# Tap, Die, Drill Bit Care



## Gilrock (Feb 29, 2012)

Since I've recently purchased some expensive taps, dies, and drill bits I'm worried about what I need to be doing to keep them in good condition.  For the drill bits I'm often spraying water on the drill bit and in the hole for cooling so it leaves me worried about corrosion.  I've been trying to dry off the drill bits afterwards and have been spraying liquid wrench on them.  For the taps and dies I've mainly been using Olive Oil as a cutting fluid so I wasn't sure if the oil is ok the leave on the tools or not.  I thought maybe the oil naturally acts like a protectant but not sure.  So just curious how you experienced machinists protect and store you're tools.

Thanks,
Gil


----------



## mredburn (Feb 29, 2012)

Im not sure that the olive oil wont build up and clog the teeth on the tap and dies. I generally wipe them off with a small square piece of rag soaked in 3-1 oil after use that I keep in a small plastic bag. I re wet the rag from time to time with more 3 in 1. I also use Boeshield the same way. I buy it in a gallon size put it in a smaller platic bottle I get from Monty for ca with the really fine long applicators for spot applications as well. Spray cans waste a lot of material and can draw moisture to the surface your spraying on.


----------



## bluwolf (Feb 29, 2012)

Definitely the Boeshield, great stuff. Especially if you use any of the tooling with wood because there's no silicone in it to stain the wood.

Mike


----------



## jasontg99 (Feb 29, 2012)

Great question Gil.  That is not something I had thought of.  I have bought a few of the triple tap and die sets as well.  Thanks for the tips Mike and Mike.


----------



## Haynie (Feb 29, 2012)

You live in Tucson so rust is not a big issue as long as you wipe off the tools and store them where air can flow.  We have always cleaned our tools with carb cleaner when they get REALLY dirty.  Works wonders, so does dawn dish soap.  We do lightly oil them after a good cleaning.  The biggest issue is not dropping them, especially the taps.  We have concrete floors and I have dinged the thread cutters on a tap before.  One of our mechanics dropped a die and it broke in half but there was a bigger issue with that die.  This is why we buy tools with life time warranties at the shop.  The tools I buy for this stuff gets treated with kid gloves because there is no life time warranty.


----------



## Gilrock (Feb 29, 2012)

Haynie said:


> You live in Tucson so rust is not a big issue...


 
It is when you have a dryer vented to the garage.  In Dec. when I left for a week for an elk hunt I came back and all my flat machined surfaces like the drill press and band saw table and the flat part of the lathe where the tailstock slides were all covered with a thin layer of rust.

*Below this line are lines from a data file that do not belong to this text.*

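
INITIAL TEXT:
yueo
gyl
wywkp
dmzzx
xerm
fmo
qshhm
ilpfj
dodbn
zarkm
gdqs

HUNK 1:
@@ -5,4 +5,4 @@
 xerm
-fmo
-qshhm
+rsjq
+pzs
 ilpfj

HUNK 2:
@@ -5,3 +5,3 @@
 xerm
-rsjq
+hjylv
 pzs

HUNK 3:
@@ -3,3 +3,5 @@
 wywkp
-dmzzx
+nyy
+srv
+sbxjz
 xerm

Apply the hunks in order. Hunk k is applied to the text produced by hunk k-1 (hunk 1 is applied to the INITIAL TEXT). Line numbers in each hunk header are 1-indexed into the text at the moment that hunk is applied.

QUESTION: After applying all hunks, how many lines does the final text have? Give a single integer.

Answer: 13

Derivation:
Hunk 1: at line 5 remove [fmo,qshhm] add [rsjq,pzs] -> 11 lines: yueo gyl wywkp dmzzx xerm rsjq pzs ilpfj dodbn zarkm gdqs
Hunk 2: at line 5 remove [rsjq] add [hjylv] -> 11 lines: yueo gyl wywkp dmzzx xerm hjylv pzs ilpfj dodbn zarkm gdqs
Hunk 3: at line 3 remove [dmzzx] add [nyy,srv,sbxjz] -> 13 lines: yueo gyl wywkp nyy srv sbxjz xerm hjylv pzs ilpfj dodbn zarkm gdqs
Final line count: 13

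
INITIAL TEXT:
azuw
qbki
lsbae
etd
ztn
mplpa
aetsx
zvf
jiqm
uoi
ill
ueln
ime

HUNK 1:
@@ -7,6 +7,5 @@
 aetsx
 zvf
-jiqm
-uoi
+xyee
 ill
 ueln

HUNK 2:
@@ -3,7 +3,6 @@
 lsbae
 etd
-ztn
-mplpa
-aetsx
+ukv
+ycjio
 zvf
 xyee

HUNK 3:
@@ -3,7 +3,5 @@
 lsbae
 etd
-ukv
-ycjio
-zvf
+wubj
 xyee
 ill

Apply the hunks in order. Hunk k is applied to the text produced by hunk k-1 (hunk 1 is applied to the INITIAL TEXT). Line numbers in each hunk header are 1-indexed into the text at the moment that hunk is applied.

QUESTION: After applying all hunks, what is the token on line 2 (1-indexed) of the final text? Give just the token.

Answer: qbki

Derivation:
Hunk 1: at line 7 remove [jiqm,uoi] add [xyee] -> 12 lines: azuw qbki lsbae etd ztn mplpa aetsx zvf xyee ill ueln ime
Hunk 2: at line 3 remove [ztn,mplpa,aetsx] add [ukv,ycjio] -> 11 lines: azuw qbki lsbae etd ukv ycjio zvf xyee ill ueln ime
Hunk 3: at line 3 remove [ukv,ycjio,zvf] add [wubj] -> 9 lines: azuw qbki lsbae etd wubj xyee ill ueln ime
Final line 2: qbki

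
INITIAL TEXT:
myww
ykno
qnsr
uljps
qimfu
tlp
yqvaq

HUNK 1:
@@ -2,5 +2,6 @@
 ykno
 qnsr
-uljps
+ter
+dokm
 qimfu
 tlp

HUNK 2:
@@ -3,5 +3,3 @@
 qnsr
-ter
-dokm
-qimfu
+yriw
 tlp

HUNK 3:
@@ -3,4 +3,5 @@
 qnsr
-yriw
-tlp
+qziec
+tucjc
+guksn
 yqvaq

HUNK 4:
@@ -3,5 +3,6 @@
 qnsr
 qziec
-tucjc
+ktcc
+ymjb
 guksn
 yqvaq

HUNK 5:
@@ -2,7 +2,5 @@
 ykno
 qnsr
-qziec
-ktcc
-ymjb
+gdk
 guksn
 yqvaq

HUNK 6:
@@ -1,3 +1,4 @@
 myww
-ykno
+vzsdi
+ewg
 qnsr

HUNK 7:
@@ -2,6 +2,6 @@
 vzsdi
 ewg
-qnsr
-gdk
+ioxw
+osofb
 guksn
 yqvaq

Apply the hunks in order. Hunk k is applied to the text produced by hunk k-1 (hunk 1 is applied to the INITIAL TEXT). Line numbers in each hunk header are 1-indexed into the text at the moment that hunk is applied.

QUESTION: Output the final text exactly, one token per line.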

The previous owners of my house apparently clogged up the vent going straight up so they ran a new vent out into the garage.  We called someone to come and clean it out and he said "Oh yeah I remember this house, the vent is clogged up with so much stuff from them trying to clean it out..."  He said there is too much stuff jammed in there like coat hangars and things that he can't clean it out and we need to open up the wall in our living room to replace the pipe.

Anyways I digress....I'm just still upset about the whole thing.... Our home inspector missed so many things we ended up settling out of court for $1400.  We had a sliding glass door in our bedroom that wouldn't open past 18" cause the floor is bowed, electrical wiring not up to code, etc.

Gil


----------



## Curly (Feb 29, 2012)

Clean the Olive, Canola and other food oils off the machinery as they will not protect them from rust and can even make it worse.


----------



## Haynie (Feb 29, 2012)

Wow, that sucks. You should listen to the wisdom of those folks from the east then.  They know humidity.  

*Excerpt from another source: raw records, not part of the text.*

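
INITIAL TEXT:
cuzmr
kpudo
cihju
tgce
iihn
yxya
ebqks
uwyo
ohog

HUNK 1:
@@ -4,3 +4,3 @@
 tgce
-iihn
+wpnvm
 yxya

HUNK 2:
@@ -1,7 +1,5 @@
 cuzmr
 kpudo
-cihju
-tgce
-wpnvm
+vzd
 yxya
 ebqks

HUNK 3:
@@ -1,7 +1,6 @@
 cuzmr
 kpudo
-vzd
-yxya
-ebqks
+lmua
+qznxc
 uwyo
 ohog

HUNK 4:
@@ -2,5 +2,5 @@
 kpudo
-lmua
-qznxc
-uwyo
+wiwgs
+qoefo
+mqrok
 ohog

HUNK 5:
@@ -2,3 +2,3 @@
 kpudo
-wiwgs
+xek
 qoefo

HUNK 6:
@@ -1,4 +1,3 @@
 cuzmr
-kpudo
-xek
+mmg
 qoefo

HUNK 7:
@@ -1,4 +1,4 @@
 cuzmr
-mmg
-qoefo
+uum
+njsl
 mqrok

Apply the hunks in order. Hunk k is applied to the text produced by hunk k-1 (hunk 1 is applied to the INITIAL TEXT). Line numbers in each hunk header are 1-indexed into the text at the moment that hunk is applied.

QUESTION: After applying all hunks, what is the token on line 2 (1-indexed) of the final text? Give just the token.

Hunk 1: at line 4 remove [iihn] add [wpnvm] -> 9 lines: cuzmr kpudo cihju tgce wpnvm yxya ebqks uwyo ohog
Hunk 2: at line 1 remove [cihju,tgce,wpnvm] add [vzd] -> 7 lines: cuzmr kpudo vzd yxya ebqks uwyo ohog
Hunk 3: at line 1 remove [vzd,yxya,ebqks] add [lmua,qznxc] -> 6 lines: cuzmr kpudo lmua qznxc uwyo ohog
Hunk 4: at line 2 remove [lmua,qznxc,uwyo] add [wiwgs,qoefo,mqrok] -> 6 lines: cuzmr kpudo wiwgs qoefo mqrok ohog
Hunk 5: at line 2 remove [wiwgs] add [xek] -> 6 lines: cuzmr kpudo xek qoefo mqrok ohog
Hunk 6: at line 1 remove [kpudo,xek] add [mmg] -> 5 lines: cuzmr mmg qoefo mqrok ohog
Hunk 7: at line 1 remove [mmg,qoefo] add [uum,njsl] -> 5 lines: cuzmr uum njsl mqrok ohog
Final line 2: uum

Answer: uum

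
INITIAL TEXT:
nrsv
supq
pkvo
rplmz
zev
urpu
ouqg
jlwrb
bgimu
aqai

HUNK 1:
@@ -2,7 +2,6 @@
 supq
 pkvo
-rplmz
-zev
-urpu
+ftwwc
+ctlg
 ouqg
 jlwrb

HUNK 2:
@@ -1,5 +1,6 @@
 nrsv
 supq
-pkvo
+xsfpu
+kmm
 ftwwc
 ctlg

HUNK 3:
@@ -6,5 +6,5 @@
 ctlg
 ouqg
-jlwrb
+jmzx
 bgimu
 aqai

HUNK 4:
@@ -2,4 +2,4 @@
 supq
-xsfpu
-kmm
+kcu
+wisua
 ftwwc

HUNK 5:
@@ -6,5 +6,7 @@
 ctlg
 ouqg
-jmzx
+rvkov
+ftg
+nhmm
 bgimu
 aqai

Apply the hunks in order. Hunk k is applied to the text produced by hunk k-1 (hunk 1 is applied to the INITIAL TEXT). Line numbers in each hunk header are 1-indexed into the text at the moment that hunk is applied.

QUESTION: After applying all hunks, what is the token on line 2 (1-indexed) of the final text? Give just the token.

Hunk 1: at line 2 remove [rplmz,zev,urpu] add [ftwwc,ctlg] -> 9 lines: nrsv supq pkvo ftwwc ctlg ouqg jlwrb bgimu aqai
Hunk 2: at line 1 remove [pkvo] add [xsfpu,kmm] -> 10 lines: nrsv supq xsfpu kmm ftwwc ctlg ouqg jlwrb bgimu aqai
Hunk 3: at line 6 remove [jlwrb] add [jmzx] -> 10 lines: nrsv supq xsfpu kmm ftwwc ctlg ouqg jmzx bgimu aqai
Hunk 4: at line 2 remove [xsfpu,kmm] add [kcu,wisua] -> 10 lines: nrsv supq kcu wisua ftwwc ctlg ouqg jmzx bgimu aqai
Hunk 5: at line 6 remove [jmzx] add [rvkov,ftg,nhmm] -> 12 lines: nrsv supq kcu wisua ftwwc ctlg ouqg rvkov ftg nhmm bgimu aqai
Final line 2: supq

Answer: supq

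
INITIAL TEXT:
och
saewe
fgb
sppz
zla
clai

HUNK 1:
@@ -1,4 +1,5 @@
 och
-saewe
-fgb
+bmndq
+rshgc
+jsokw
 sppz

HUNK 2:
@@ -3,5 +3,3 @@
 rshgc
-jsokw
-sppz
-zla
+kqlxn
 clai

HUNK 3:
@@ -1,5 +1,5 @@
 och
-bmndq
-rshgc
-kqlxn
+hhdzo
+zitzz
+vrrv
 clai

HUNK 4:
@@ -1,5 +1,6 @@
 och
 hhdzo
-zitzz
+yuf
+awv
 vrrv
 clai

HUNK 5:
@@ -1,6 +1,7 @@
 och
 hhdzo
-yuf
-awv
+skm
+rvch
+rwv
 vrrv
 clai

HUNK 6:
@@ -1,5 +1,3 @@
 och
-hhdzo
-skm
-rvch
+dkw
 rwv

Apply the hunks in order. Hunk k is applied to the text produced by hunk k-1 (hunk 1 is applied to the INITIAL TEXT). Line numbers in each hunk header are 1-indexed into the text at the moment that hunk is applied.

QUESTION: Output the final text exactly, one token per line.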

I have yet to meet a home inspector who cared about his job.  We had one come inspect our house after my father-in-law passed (we live in his house) because the insurance wanted an inspection before they would insure us.  I KNOW what is wrong with the house and the guy missed ALL of them and invented a few.

For the vent-I have heard of people getting a plumber's snake and clearing them.  Sounds like a last resort type of solution though.


----------



## Gilrock (Feb 29, 2012)

Yeah thanks everyone for the advice.  I'm glad I found out early that the cooking oils aren't giving protection.

Gil


----------



## dogcatcher (Feb 29, 2012)

When  drill I use automatic transmission fluid.  A little AFT goes a long way, lubricates, and protection from rust.  I buy the cheap stuff at the dollar stores, and transfer it to smaller squeeze bottles.  Old CA bottles work pretty good, the long thin nozzles lets me "shoot" it inside of the hole.  I also use like a cutting oil when cutting threads.  Being RED, I can keep from using it where it shouldn't be used.


----------



## Gilrock (Feb 29, 2012)

dogcatcher said:


> Being RED, I can keep from using it where it shouldn't be used.


 
LOL...at first I was thinking of the movie RED where it stood for "Retired...extremely dangerous".

Gil


----------